The bright spot in the lower left is a supernova in the NGC 4526 galaxy. Credit: NASA, ESA, The Hubble Key Project Team, and The High-Z Supernova Search Team

The bright spot in the lower left is a supernova in the NGC 4526 galaxy. Credit: NASA, ESA, The Hubble Key Project Team, and The High-Z Supernova Search Team

Enter the supernova. In a single burst of light a supernova can outshine an entire galaxy, so they can be detected across billions of light years. While there are several types of supernovae, one type (Type Ia) has a fairly consistent maximum brightness. We know this by observing several in galaxies where Cepheids have been used to determine their distance. Just like Cepheids, we can compare the actual brightness of a Type Ia supernova with its apparent brightness and determine the distance of a galaxy.

The achilles heel of the cosmological distance ladder is that it relies upon a chain of data. The distance for supernovas depends upon the calculated distance of Cepheid variables, which in turn depend upon parallax distance measurements. With ever increasing distance comes greater uncertainty in the results. So you want your uncertainties at each step to be as small as possible, which is where this new work comes in. Using data from the Hubble Space Telescope’s Wide Field Camera 3, a team measured about 2,400 Cepheid variables in 11 galaxies where a Type Ia supernova had also occurred. This allowed them to reduce the uncertainty of supernova distance measurements. They then compared the distances and redshifts for 300 supernovae to get a measure of the Hubble parameter accurate to within 2.4%.

That by itself is good work, but the result was surprising. The value for the Hubble parameter they got was about 73 km/s per megaparsec, which is higher than the “accepted” value of 69.3. The difference is large enough that it falls outside the uncertainty range of the accepted value. If the result is right, then it means the Universe is expanding at a faster rate than we thought. It could also point to an additional dark energy component in the early Universe, meaning that dark energy is very different than we’ve supposed.

But we shouldn’t consider this result definitive just yet. The use of supernovae to measure the Hubble parameter isn’t the only method we have. We can also look at the way galaxies cluster on large scales, and fluctuations in the cosmic microwave background. Each of these gives a slightly different value for the Hubble parameter, and the “accepted” value is a kind of weighted average of all measurements. The variation of values from different methods is known as tension in the cosmological model, and any new claim about dark energy and cosmic expansion will need to address this tension. If the supernova method is right and the Universe really is expanding faster than we thought, why do other methods yield a value significantly smaller than the true value? It could be that there is some bias in one or both of the methods that we haven’t accounted for. Planck, for example, has to account for gas and dust between us and the cosmic background, and that may be skewing the results. It could be that the supernovae we use as standard candles to measure galactic distance aren’t as standard as we think. It could also be that our cosmological model isn’t quite right. The current model presumes that the universe is flat, and that cosmic expansion is driven by a cosmological constant. We have measurements to support those assumptions, but if they are slightly wrong that could account for the differences as well.
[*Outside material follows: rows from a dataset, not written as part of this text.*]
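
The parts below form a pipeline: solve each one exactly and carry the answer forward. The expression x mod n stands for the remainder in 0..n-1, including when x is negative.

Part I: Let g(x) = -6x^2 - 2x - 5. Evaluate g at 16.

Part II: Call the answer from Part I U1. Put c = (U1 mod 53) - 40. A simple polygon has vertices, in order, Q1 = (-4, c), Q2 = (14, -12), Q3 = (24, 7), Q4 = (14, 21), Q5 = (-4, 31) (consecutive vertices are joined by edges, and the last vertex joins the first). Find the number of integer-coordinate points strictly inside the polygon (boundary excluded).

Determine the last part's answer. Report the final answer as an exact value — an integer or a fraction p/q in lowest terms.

Part I: -6*(16)^2 - 2*(16)^1 - 5 = (-1536) + (-32) + (-5) = -1573; answer -1573
Part II: U1 = -1573; c = -23; cross terms: (-4*-12 - 14*-23)=370, (14*7 - 24*-12)=386, (24*21 - 14*7)=406, (14*31 - -4*21)=518, (-4*-23 - -4*31)=216; twice the area = |1896| = 1896; area = 948; boundary points = 1 + 1 + 2 + 2 + 54 = 60; strictly interior points = area - boundary/2 + 1 = 919; answer 919

919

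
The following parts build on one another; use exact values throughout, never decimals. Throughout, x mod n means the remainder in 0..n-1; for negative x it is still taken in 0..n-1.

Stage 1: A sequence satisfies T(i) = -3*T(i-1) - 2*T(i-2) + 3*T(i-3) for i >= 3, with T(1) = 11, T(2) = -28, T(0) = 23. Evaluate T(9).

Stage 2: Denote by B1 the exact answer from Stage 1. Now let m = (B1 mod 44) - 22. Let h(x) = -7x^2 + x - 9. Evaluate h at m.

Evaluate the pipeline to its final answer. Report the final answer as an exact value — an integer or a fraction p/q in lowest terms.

-1817

Stage 1: T(3) = -3*(-28) - 2*(11) + 3*(23) = 131; iterating: T(3)=131, T(4)=-304, T(5)=566, T(6)=-697, T(7)=47, T(8)=2951, T(9)=-11038; answer -11038
Stage 2: B1 = -11038; m = -16; -7*(-16)^2 + 1*(-16)^1 - 9 = (-1792) + (-16) + (-9) = -1817; answer -1817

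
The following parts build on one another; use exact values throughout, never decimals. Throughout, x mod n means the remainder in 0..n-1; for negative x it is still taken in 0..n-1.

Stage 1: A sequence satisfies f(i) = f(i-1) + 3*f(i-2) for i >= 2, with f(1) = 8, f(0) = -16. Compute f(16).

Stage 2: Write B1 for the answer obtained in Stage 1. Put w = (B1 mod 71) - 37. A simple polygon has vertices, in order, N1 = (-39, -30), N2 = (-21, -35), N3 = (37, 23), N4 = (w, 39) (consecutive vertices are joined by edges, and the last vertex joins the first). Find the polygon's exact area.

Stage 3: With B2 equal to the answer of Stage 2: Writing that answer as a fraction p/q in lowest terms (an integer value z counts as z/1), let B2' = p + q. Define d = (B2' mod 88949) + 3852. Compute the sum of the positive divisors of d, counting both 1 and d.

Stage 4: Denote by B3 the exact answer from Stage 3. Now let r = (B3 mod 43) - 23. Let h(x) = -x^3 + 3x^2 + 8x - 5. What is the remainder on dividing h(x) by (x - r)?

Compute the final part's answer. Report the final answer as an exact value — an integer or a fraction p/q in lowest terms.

-145

Stage 1: f(2) = 1*(8) + 3*(-16) = -40; iterating: f(2)=-40, f(3)=-16, f(4)=-136, f(5)=-184, f(6)=-592, f(7)=-1144, f(8)=-2920, f(9)=-6352, f(10)=-15112, f(11)=-34168, f(12)=-79504, f(13)=-182008, f(14)=-420520, f(15)=-966544, f(16)=-2228104; answer -2228104
Stage 2: B1 = -2228104; w = -19; cross terms: (-39*-35 - -21*-30)=735, (-21*23 - 37*-35)=812, (37*39 - -19*23)=1880, (-19*-30 - -39*39)=2091; twice the area = |5518| = 5518; area = 2759; answer 2759
Stage 3: B2 = 2759; threaded value p + q = 2760; d = 6612; 6612 = 2^2 * 3 * 19 * 29; sigma = (1 + 2 + 4) * (1 + 3) * (1 + 19) * (1 + 29) = 7 * 4 * 20 * 30 = 16800; answer 16800
Stage 4: B3 = 16800; r = 7; remainder = value at the root: -1*(7)^3 + 3*(7)^2 + 8*(7)^1 - 5 = (-343) + (147) + (56) + (-5) = -145; answer -145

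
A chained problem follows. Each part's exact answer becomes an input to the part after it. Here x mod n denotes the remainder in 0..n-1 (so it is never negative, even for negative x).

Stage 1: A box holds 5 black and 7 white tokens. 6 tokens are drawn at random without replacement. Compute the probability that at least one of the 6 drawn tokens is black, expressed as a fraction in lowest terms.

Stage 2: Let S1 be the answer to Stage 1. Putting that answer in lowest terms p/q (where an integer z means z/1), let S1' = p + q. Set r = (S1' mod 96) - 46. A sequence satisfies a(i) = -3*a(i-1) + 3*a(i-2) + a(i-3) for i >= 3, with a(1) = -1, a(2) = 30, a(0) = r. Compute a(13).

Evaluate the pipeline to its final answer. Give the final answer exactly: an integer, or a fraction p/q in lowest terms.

Stage 1: total draws C(12,6) = 924; complement C(7,6) = 7; favorable 924 - 7 = 917; P = 131/132; answer 131/132
Stage 2: S1 = 131/132; threaded value p + q = 263; r = 25; a(3) = -3*(30) + 3*(-1) + 1*(25) = -68; iterating: a(3)=-68, a(4)=293, a(5)=-1053, a(6)=3970, a(7)=-14776, a(8)=55185, a(9)=-205913, a(10)=768518, a(11)=-2868108, a(12)=10703965, a(13)=-39947701; answer -39947701

-39947701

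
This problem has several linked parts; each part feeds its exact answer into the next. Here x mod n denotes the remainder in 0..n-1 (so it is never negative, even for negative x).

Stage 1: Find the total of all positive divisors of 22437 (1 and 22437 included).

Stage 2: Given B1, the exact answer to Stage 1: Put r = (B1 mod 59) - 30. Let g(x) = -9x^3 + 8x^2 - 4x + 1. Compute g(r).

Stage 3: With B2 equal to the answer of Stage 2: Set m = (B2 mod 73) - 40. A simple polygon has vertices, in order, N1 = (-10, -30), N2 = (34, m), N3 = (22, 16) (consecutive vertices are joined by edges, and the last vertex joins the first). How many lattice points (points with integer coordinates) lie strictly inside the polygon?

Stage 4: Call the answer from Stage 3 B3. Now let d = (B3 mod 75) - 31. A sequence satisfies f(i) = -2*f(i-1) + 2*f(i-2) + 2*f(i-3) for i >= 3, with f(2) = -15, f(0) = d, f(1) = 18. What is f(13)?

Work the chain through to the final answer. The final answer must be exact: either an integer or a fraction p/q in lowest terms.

139008

Stage 1: 22437 = 3^4 * 277; sigma = (1 + 3 + 9 + 27 + 81) * (1 + 277) = 121 * 278 = 33638; answer 33638
Stage 2: B1 = 33638; r = -22; -9*(-22)^3 + 8*(-22)^2 - 4*(-22)^1 + 1 = (95832) + (3872) + (88) + (1) = 99793; answer 99793
Stage 3: B2 = 99793; m = -38; cross terms: (-10*-38 - 34*-30)=1400, (34*16 - 22*-38)=1380, (22*-30 - -10*16)=-500; twice the area = |2280| = 2280; area = 1140; boundary points = 4 + 6 + 2 = 12; strictly interior points = area - boundary/2 + 1 = 1135; answer 1135
Stage 4: B3 = 1135; d = -21; f(3) = -2*(-15) + 2*(18) + 2*(-21) = 24; iterating: f(3)=24, f(4)=-42, f(5)=102, f(6)=-240, f(7)=600, f(8)=-1476, f(9)=3672, f(10)=-9096, f(11)=22584, f(12)=-56016, f(13)=139008; answer 139008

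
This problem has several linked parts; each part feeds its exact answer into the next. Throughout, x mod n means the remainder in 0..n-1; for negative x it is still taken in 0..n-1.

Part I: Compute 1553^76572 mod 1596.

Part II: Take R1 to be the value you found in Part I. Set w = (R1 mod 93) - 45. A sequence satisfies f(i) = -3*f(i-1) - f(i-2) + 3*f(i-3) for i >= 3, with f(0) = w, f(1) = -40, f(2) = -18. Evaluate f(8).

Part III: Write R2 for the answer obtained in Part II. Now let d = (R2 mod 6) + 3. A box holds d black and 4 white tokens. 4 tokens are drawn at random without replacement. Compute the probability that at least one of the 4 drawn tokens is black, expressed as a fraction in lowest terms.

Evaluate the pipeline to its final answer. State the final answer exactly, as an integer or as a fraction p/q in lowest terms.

34/35

Part I: squarings mod 1596: 1553^1=1553, 1553^2=253, 1553^4=169, 1553^8=1429, 1553^16=757, 1553^32=85, 1553^64=841, 1553^128=253, 1553^256=169, 1553^512=1429, 1553^1024=757, 1553^2048=85, 1553^4096=841, 1553^8192=253, 1553^16384=169, 1553^32768=1429, 1553^65536=757; 1553^76572 = 1553^4 * 1553^8 * 1553^16 * 1553^256 * 1553^512 * 1553^2048 * 1553^8192 * 1553^65536 = 1 (mod 1596); answer 1
Part II: R1 = 1; w = -44; f(3) = -3*(-18) - 1*(-40) + 3*(-44) = -38; iterating: f(3)=-38, f(4)=12, f(5)=-52, f(6)=30, f(7)=-2, f(8)=-180; answer -180
Part III: R2 = -180; d = 3; total draws C(7,4) = 35; complement C(4,4) = 1; favorable 35 - 1 = 34; P = 34/35; answer 34/35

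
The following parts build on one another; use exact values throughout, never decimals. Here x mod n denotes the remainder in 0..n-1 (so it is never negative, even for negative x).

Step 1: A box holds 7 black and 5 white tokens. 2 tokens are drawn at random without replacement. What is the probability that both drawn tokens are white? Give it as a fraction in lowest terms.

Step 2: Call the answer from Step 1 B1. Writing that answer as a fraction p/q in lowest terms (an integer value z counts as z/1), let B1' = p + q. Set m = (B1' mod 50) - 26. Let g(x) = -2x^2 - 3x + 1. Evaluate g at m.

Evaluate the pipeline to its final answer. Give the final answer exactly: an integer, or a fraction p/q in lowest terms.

-323

Step 1: total draws C(12,2) = 66; favorable C(5,2) = 10; P = 5/33; answer 5/33
Step 2: B1 = 5/33; threaded value p + q = 38; m = 12; -2*(12)^2 - 3*(12)^1 + 1 = (-288) + (-36) + (1) = -323; answer -323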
This new result does raise interesting questions, and it confirms that the discrepancy between different methods is very real. Whether that leads to a new understanding of cosmic expansion and dark energy is yet to be seen.

Paper: Adam G. Riess, et al. A 2.4% Determination of the Local Value of the Hubble ConstantarXiv:1604.01424 [astro-ph.CO] (2016)

Comments

  1. Great post, as usual.

    There are other methods of estimating cosmic distances, not as well-known or widely used. One I find particularly interesting is water masers; would you please consider writing a post about these some day?